Meniscus extrusion was studied in supine MRI which might be more on a weight-bearing study. Mechanical axis malalignment, which could be associated with OA knee progression, was not studied. Furthermore, MRI being an expensive modality, this evaluation would be costly and cumbersome.

Proximal tibial sMCL detachment and MM extrusion were statistically found to be significantly associated with knee OA and thus can be used as prognostic predictors for the progression of OA. Since these two variables are statistically interdependent, they can also be considered as medial menisco-ligamentous complex failure, which can prognosticate about knee OA. A keen identification of the status of proximal tibia sMCL attachment might help us judge the laxity of the knee and aid in decision-making while treating that knee conservatively as well as surgically.
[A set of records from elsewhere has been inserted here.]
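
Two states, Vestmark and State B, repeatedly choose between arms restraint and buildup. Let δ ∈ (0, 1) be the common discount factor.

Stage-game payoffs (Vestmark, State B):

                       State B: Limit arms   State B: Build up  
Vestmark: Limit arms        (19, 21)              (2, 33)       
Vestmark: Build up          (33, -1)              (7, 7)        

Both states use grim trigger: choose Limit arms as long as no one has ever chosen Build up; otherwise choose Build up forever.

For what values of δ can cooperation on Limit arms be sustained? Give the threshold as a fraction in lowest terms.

Vestmark: cooperation gives 19 each period; deviation gives 33 once then 7 forever.
  19/(1−δ) ≥ 33 + 7δ/(1−δ) ⇒ δ ≥ 14/26 = 7/13.
State B: cooperation gives 21 each period; deviation gives 33 once then 7 forever.
  δ ≥ 12/26 = 6/13.
Both must hold, so the binding constraint is Vestmark's: δ ≥ 7/13.

7/13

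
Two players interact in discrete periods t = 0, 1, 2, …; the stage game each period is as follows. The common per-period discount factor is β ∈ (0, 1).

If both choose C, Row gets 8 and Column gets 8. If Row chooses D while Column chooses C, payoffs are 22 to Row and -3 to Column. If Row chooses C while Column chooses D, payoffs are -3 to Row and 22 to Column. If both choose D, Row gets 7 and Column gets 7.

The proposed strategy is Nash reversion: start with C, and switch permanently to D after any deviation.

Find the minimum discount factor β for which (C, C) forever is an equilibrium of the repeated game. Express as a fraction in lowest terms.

8/(1−β) ≥ 22 + 7β/(1−β)
8 ≥ 22 − 15β
β ≥ 14/15.

14/15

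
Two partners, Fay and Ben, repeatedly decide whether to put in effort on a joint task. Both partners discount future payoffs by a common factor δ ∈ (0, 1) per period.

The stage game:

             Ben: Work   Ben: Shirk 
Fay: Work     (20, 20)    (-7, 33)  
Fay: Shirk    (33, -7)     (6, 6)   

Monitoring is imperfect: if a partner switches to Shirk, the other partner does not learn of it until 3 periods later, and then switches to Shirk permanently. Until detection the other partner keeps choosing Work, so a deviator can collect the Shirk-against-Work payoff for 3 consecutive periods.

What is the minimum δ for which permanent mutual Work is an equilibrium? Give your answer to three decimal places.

Deviating for the 3 undetected periods gains 33−20 = 13 per period over cooperation, then loses 20−6 = 14 per period forever once punishment starts.
Gain: 13(1 + δ + … + δ^2); loss: 14·δ^3/(1−δ).
No profitable deviation ⇔ 13(1−δ^3) ≤ 14·δ^3, i.e. δ^3 ≥ 13/(13+14) = 13/27.
Hence δ ≥ (13/27)^(1/3) ≈ 0.784.

0.784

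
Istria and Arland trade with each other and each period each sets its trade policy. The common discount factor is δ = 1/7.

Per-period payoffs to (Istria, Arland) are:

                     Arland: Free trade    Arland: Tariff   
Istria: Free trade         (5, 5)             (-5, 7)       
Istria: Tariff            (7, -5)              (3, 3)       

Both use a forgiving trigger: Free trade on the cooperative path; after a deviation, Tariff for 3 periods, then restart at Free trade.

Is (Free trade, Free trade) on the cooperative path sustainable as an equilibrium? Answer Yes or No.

A one-shot deviation gives 7 now, then 3 for 3 periods, then back to 5.
Gain from deviating: (7−5) today; loss: (5−3) in each of the next 3 periods.
No-deviation condition: (5−3)(δ+…+δ^3) ≥ 7−5, i.e. δ+…+δ^3 ≥ 1.
At δ = 1/7: δ+…+δ^3 = 0.1662 < 1.0000.
So cooperation is not sustainable.

No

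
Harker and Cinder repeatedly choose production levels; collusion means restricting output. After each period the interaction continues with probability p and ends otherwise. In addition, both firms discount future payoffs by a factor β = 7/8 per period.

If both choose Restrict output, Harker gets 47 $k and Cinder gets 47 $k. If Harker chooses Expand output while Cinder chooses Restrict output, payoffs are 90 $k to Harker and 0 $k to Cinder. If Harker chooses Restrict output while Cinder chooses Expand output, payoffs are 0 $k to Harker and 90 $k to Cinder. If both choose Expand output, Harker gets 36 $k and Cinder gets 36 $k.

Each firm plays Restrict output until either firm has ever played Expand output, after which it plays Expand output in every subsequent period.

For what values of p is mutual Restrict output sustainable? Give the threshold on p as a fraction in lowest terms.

172/189

Expected continuation weight on next period's payoff is β·p = 7/8·p, which plays the role of the discount factor.
Cooperation requires 7/8·p ≥ (90−47)/(90−36) = 43/54, hence p ≥ 172/189.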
Similarly, correct diagnosis of MM extrusion and early repair of the associated lesion can slowdown OA progression and increase success rates of conservative treatments. As a future prospect, these measures in turn can lead to less number of prosthetic replacements and significantly benefit the quality of life of the patient and economy of the health system.

A detached proximal tibia sMCL with extruded meniscus suggests an accelerated OA progression. Identifying these variables can help surgeons to decide about early interventions for preserving the knee, thus reducing the chances of future prosthetic replacements.